Vodafone caves in to Microsoft IM
Undermines GSMA platform
Last year Microsoft and Yahoo! buried the hatchet and agreed to allow their IM networks to interoperate, a key step to building a flat global IM network.
Vodafone says the new IM service will be launched in select European markets later this year and will let customers use their address book and see when their contacts are online seamlessly on a PC or a mobile.
Orange launched its own Orange Messenger in December and it will roll it out in other countries in Europe now.
IM on a mobile phone is also seen as a generalised IP route into the handset, and as on a PC it can also be used for IP voice, photos and even potentially video. Initially, the cellular operators felt it was important to avoid a software platform from outside the cellular community coming to dominate this, but now it looks like the effort of hosting such a network looks daunting and Vodafone would rather let Microsoft have the headache.
Microsoft confirmed to us that a variety of business models were being considered by Vodafone, including offering IM as a subscription service and the use of advertising to mitigate costs.
But the Microsoft headlines at the show were in fact captured not by its quiet winning over of cellular IM in Europe, but its launch of Windows Mobile version 6.0 and the fact that Vodafone, T-Mobile and Carphone Warehouse have all taken hosted push email services from Microsoft and AT&T's Cingular Wireless is taking its Live Meeting teleconferencing software.
While Faultline has been of the view that Microsoft should be targeting services above the operating system level, Microsoft Communications Sector general manager Michael O'Hara agreed but said: "Yes, but that doesn't mean that we shouldn't also develop our own operating system platform," and told us that it has a new user interface, most of the Office suite tools and a focus on getting things done in "one click".
It also has stronger protection of personal information, including the ability to remotely wipe all data from a device when lost or stolen, and it offers improved handset search.
Windows Mobile 6 allows HTML formatted email, with live links to the web, and is available from a corporate e-mail server like Exchange Server 2007, or from Windows Live Hotmail.
Microsoft said Cingular, Orange, SoftBank and T-Mobile Dash will be updating to Windows Mobile 6 in the coming months, as will manufacturers LG Electronics, Motorola, Palm, Samsung, and Toshiba.
We can't think of anything worse than having Microsoft Office on our phone, but it seems to be a strong sales feature in that enterprises don't have a training burden when introducing it so Microsot makes the point that the new mobile versions of Outlook, Word, Excel and PowerPoint all work the same on a PC or a handset.
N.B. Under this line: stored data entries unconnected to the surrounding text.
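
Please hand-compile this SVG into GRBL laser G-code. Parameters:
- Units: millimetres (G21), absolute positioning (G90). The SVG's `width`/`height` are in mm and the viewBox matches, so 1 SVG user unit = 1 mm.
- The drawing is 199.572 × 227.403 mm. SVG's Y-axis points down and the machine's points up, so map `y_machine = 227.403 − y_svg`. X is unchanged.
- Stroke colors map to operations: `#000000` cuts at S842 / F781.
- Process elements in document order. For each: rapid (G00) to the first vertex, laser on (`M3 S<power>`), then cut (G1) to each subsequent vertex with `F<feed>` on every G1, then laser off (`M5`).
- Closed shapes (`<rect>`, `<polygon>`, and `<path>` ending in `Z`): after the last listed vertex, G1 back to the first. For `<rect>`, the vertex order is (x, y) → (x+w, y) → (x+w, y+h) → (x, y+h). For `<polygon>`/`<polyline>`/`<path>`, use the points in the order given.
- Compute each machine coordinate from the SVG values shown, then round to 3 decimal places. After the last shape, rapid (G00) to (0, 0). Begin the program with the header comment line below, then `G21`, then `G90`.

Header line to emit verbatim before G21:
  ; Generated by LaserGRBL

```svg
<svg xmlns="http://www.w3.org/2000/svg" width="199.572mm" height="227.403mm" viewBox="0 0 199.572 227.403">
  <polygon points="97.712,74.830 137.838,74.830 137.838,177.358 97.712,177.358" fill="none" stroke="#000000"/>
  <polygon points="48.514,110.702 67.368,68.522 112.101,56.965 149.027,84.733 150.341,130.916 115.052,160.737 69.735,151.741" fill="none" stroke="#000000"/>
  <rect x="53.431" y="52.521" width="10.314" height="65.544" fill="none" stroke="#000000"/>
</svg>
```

1 u = 1 mm; y_m = 227.403 − y.

[1] `<polygon>` rectangle, #000000→cut S842 F781: (97.712,152.573) → (137.838,152.573) → (137.838,50.045) → (97.712,50.045) → (97.712,152.573) (closed)

[2] `<polygon>` regular polygon, #000000→cut S842 F781: (48.514,116.701) → (67.368,158.881) → (112.101,170.438) → (149.027,142.670) → (150.341,96.487) → (115.052,66.666) → (69.735,75.662) → (48.514,116.701) (closed)

[3] `<rect>` rectangle, #000000→cut S842 F781: (53.431,174.882) → (63.745,174.882) → (63.745,109.338) → (53.431,109.338) → (53.431,174.882) (closed)

; Generated by LaserGRBL
G21
G90
G00 X97.712 Y152.573
M3 S842
G1 X137.838 Y152.573 F781
G1 X137.838 Y50.045 F781
G1 X97.712 Y50.045 F781
G1 X97.712 Y152.573 F781
M5
G00 X48.514 Y116.701
M3 S842
G1 X67.368 Y158.881 F781
G1 X112.101 Y170.438 F781
G1 X149.027 Y142.670 F781
G1 X150.341 Y96.487 F781
G1 X115.052 Y66.666 F781
G1 X69.735 Y75.662 F781
G1 X48.514 Y116.701 F781
M5
G00 X53.431 Y174.882
M3 S842
G1 X63.745 Y174.882 F781
G1 X63.745 Y109.338 F781
G1 X53.431 Y109.338 F781
G1 X53.431 Y174.882 F781
M5
G00 X0.000 Y0.000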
But many of the important developments for Microsoft at the show were almost invisible. Its ability to allow services to interact behind the scenes is what has been driving Microsoft's success in the telecoms sector and behind that is the Connected Services Framework (CSF) that sits above the network level, living on servers in the network, doing just what the moniker says, connecting services together. We liken this to the applications layer of IMS, with genuine applications giving calls to CSF, which shares services between them and in turn gives calls to the .NET Framework and then down into the network layers, perhaps using IMS. It is CSF that is behind all of the interaction between email, IM, hosted VoIP, Live Meeting and every other service that extends out of a piece of Microsoft software.
This year the CSF team is taking the concept out towards device virtualisation and offering to retain for operators the internal details of the capability of each device. It can then split a service deliverable from the platform element, which simplifies the core application but then subsequently changes an image or a message to a format that will fit the specified device.
Now CSF can manage the binding of services to a virtual device instead of leaving this to the operator and ensure that the right formats across multiple service types find their way to each handset.